Right now you can run some of the best available open weight models on a 512GB Mac Studio, which retails for around $10,000. Here's Qwen3-Coder-480B-A35B-Instruct running at 24 tokens/second at 4bit: https://twitter.com/awnihannun/status/1947771502058672219 and Deep Seek V3 0324 in 4-bit at 20 toks/sec https://twitter.com/awnihannun/status/1904177084609827054

You can also string two 512GB Mac Studios together using MLX to load even larger models - here's 671B 8-bit DeepSeek R1 doing that: https://twitter.com/alexocheema/status/1899735281781411907

▲

zargon 4 days ago | parent [-]

What these tweets about Apple silicon never show you: waiting 20+ minutes for it to ingest 32k context tokens. (Probably a lot longer for these big models.)

▲

logicprog 4 days ago | parent [-]

Yeah, I bought a used Mac Studio (an M1, to be fair, but still a Max and things haven't changed since) hoping to be able to run a decent LLM on it, and was sorely disappointed thanks to the prompt processing speed especially.

▲

alt227 3 days ago | parent [-]

No offense to you personally, but I find it very funny when people hear marketing copy for a product and think it can do anything they said it can.

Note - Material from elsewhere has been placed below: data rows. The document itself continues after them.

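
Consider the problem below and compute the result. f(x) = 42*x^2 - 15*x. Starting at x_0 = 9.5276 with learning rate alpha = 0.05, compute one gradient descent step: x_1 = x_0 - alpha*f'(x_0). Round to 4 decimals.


We compute the gradient at x_0 and apply the update.
f'(x) = 84*x - 15
f'(9.5276) = 84*9.5276 - 15 = 785.3184
x_1 = 9.5276 - 0.05*785.3184 = -29.7383


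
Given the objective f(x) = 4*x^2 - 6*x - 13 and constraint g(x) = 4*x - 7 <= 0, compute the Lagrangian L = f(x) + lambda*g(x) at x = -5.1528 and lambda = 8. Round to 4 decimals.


Step 1: Evaluate f(x).
f(-5.1528) = 4*(-5.1528)^2 - 6*(-5.1528) - 13 = 124.1222
Step 2: Evaluate g(x).
g(-5.1528) = 4*-5.1528 - 7 = -27.6112
Step 3: Compute Lagrangian.
L = 124.1222 + 8*-27.6112 = -96.7674


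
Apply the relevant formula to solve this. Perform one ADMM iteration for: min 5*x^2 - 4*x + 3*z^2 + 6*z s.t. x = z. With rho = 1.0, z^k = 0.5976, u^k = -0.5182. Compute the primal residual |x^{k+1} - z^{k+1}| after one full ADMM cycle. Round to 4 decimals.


ADMM iteration with rho = 1.0, z^k = 0.5976, u^k = -0.5182
Step 1: x-update.
Minimize 5*x^2 - 4*x + (1.0/2)*(x - 0.5976 - 0.5182)^2
FOC: (2*5 + 1.0)*x = 4 + 1.0*(0.5976 + 0.5182)
x^{k+1} = 0.4651
Step 2: z-update.
Minimize 3*z^2 + 6*z + (1.0/2)*(0.4651 - z - 0.5182)^2
FOC: (2*3 + 1.0)*z = -6 + 1.0*(0.4651 - 0.5182)
z^{k+1} = -0.8647
Step 3: u-update.
u^{k+1} = -0.5182 + 0.4651 + 0.8647 = 0.8116
Step 4: Primal residual = |0.4651 + 0.8647| = 1.3298


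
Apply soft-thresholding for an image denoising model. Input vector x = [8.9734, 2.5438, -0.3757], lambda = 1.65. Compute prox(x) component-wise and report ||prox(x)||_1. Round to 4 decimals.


Soft-thresholding with lambda = 1.65:
prox(8.9734) = sign(8.9734)*max(|8.9734| - 1.65, 0) = 7.3234
prox(2.5438) = sign(2.5438)*max(|2.5438| - 1.65, 0) = 0.8938
prox(-0.3757) = sign(-0.3757)*max(|-0.3757| - 1.65, 0) = 0.0
prox(x) = [7.3234, 0.8938, 0.0]
||prox(x)||_1 = 7.3234 + 0.8938 + 0.0 = 8.2172


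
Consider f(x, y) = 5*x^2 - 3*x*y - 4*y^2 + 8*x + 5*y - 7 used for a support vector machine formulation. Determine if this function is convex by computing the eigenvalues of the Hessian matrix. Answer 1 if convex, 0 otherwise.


The Hessian of f(x,y) = 5*x^2 - 3*x*y - 4*y^2 + 8*x + 5*y - 7 is:
H = [[10, -3], [-3, -8]]
Trace = 10 - 8 = 2
Determinant = 10*-8 - (-3)^2 = -89
Discriminant = (2)^2 - 4*-89 = 360.0
Eigenvalues: lambda_1 = -8.4868, lambda_2 = 10.4868
The function is not convex.

0


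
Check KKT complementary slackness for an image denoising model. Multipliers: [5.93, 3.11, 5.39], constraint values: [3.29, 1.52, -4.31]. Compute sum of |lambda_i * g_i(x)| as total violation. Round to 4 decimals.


KKT complementary slackness check:
lambda_1 * g_1 = 5.93 * 3.29 = 19.5097
lambda_2 * g_2 = 3.11 * 1.52 = 4.7272
lambda_3 * g_3 = 5.39 * -4.31 = -23.2309
Total violation = 19.5097 + 4.7272 + 23.2309 = 47.4678


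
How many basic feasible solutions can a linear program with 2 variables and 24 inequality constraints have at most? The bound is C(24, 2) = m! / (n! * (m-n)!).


Each vertex corresponds to some choice of n active constraints out of m, so the number of vertices is at most C(m, n) = m! / (n!(m-n)!).
m = 24, n = 2
Numerator: 24 * 23
Denominator: 2! = 2
C(24, 2) = 276


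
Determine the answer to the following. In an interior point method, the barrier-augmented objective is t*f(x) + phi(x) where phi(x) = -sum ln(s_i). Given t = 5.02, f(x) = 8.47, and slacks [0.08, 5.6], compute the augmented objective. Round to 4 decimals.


Step 1: Compute log-barrier.
ln values: [-2.5257, 1.7228]
phi = -(-2.5257 + 1.7228) = 0.803
Step 2: Compute augmented objective.
t*f(x) = 5.02*8.47 = 42.5194
Total = 42.5194 + 0.803 = 43.3224


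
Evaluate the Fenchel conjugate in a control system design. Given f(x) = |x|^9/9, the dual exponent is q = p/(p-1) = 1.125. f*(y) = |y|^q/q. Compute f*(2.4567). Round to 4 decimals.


The conjugate exponent q satisfies 1/p + 1/q = 1.
p = 9, so q = 9/(9 - 1) = 1.125
|y|^q = 2.4567^1.125 = 2.7488
f*(2.4567) = 2.7488 / 1.125 = 2.4434


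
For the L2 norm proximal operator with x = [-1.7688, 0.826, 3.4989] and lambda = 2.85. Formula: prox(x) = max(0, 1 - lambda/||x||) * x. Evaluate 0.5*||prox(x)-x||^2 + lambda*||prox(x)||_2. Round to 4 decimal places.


Step 1: Compute ||x||.
||x|| = 4.0066
Step 2: Compute scaling factor.
scale = max(0, 1 - 2.85/4.0066) = 0.2887
Step 3: prox(x) = [-0.5106, 0.2385, 1.0101]
||prox(x)|| = 1.1566
Step 4: Proximal objective.
0.5*||prox-x||^2 = 4.0613
lambda*||prox|| = 3.2963
Total = 7.3577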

Apple silicon is still just a single consumer grade chip. It might be able to run certain end user software well, but it cannot replace a server rack of GPUs.

	▲	zargon 3 days ago \| parent [-]
		I don’t think this is a fair take in this particular situation. My comment is in response to Simon Willison, who has a very popular blog in the LLM space. This isn’t company marketing copy; it’s trusted third parties spreading this misleading information.